One advantage of the Internet is that questions of this sort have been rendered easily answerable. A quick Google search, and you know for instance that skeptics have already begun the work of evaluating the finances of the not-for-profit group Invisible Children, producers of the Kony video, yielding some questions in need of answers. The writer Musa Okwonga touches upon the major points in a Telegraph article — for example, Kony 2012’s gross oversimplification of Ugandan politics and the paternalism of Western celebrity do-gooderism. “On the other hand,” he notes, “I am very happy — relieved, more than anything – that Invisible Children have raised worldwide awareness of this issue.”

So am I, with my own reservations. I began this piece citing Freud because he establishes the tone of skepticism and the balancing of opposites necessary to the study of complex human issues. Of course I would prefer that peace in Uganda were achievable by means of a publicity campaign focusing on the “bad guy” Joseph Kony. But the central paradox of technological gain alluded to by Freud — the giving with one hand and taking with another — applies also to social media. I’ll phrase it as follows: There’s more information out there than ever before, only most of it is of doubtful use and value. Some may even be harmful. Here are things to consider if you plan on supporting the Kony campaign. These are not criticisms of Invisible Children or of the Kony 2012 video; they are practical observations. May they add some ounces of value to the global conversation.

Earlier I used the phrase “Ugandan politics.” This is itself a simplification and a not-very-helpful way of approaching Uganda. African politics, from the Maghreb to the Horn, are shaped by historical tribal systems of social organization. As we see in Afghanistan, another society built upon tribal systems, conflicts pay no heed to come-lately national borders. The internal affairs of Uganda are incomprehensible if you leave out, for example, Sudan. Kony, like any military chief, has a tribe-based network of support as well as of competition. If you are a Westerner this means you may have to dismiss the nation-state and nationalism as the chief units of political currency.

Another thing of which to be mindful is that aid is often exploited by dictators. Uganda has a large army, many times larger than the several hundreds thought allied to Kony. One has to ask (along with Okwonga) “Why hasn’t the much more powerful Ugandan army put an end to Kony’s atrocities?” A couple years ago, Jane Bussmann offered some insight to this and related questions in a piece published by the Telegraph. In her assessment, “Kony has been a smokescreen for profit.

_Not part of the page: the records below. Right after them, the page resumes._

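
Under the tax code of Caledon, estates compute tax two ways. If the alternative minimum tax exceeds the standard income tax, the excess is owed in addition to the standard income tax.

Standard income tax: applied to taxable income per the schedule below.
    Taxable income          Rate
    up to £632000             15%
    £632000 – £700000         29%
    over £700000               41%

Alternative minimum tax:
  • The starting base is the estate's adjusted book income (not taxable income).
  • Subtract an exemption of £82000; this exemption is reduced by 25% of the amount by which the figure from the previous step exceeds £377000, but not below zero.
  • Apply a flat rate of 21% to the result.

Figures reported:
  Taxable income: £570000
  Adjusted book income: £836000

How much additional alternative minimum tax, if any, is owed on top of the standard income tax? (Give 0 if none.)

Standard income tax:
  £570000 × 15% = £85500

Alternative minimum tax:
  Base (adjusted book income): £836000
  Exemption: 25% × (£836000 − £377000) = £114750 ≥ £82000, so the exemption is fully phased out
  Base: £836000 − £0 = £836000
  £836000 × 21% = £175560

Excess of alternative minimum tax over standard income tax: £175560 − £85500 = £90060.

£90060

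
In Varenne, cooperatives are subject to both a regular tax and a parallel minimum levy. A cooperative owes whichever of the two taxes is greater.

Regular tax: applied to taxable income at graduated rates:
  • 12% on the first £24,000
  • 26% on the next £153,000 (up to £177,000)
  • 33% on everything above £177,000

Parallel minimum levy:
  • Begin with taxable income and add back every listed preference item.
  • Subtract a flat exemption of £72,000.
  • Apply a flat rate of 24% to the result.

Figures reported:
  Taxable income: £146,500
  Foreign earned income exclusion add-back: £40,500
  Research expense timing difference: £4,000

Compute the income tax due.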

While the crackpot’s kidnapping was at its peak, thousands of children snatched, tortured and raped each year, the Ugandan army was using equipment bought with aid money to run illegal mines in Congo – duty free shopping.” Skeptics have long known that African misery is banked upon by corrupt leaders. They know that so long as things are bad for their people, aid money will flow into their hands. This is not an argument against aid — only against aid given uncritically, to the first person with a viral video or a catchy song or a celebrity sponsor. Let the giver beware.

My final point is that anywhere you look — Iraq, Afghanistan, Iran, Uganda — there will be longstanding and local groups of citizens resisting and fighting against powerful thugs and murderers. On this International Women’s Day, I note that women are commonly on the world’s democratic and anti-corruption fronts. This is because women and their children always suffer the most under oppressive arrangements. Any campaign anywhere that does not put the great bulk of your money — and whatever else it may muster — into the advancement of women’s health and education and political emancipation is not worth your patronage. One inevitable day the cameras and the Western troops and the cash dry up, and the local people are left to their own resources. This is when we find just how well- or ill-conceived our charity was. Better to get it right from the beginning.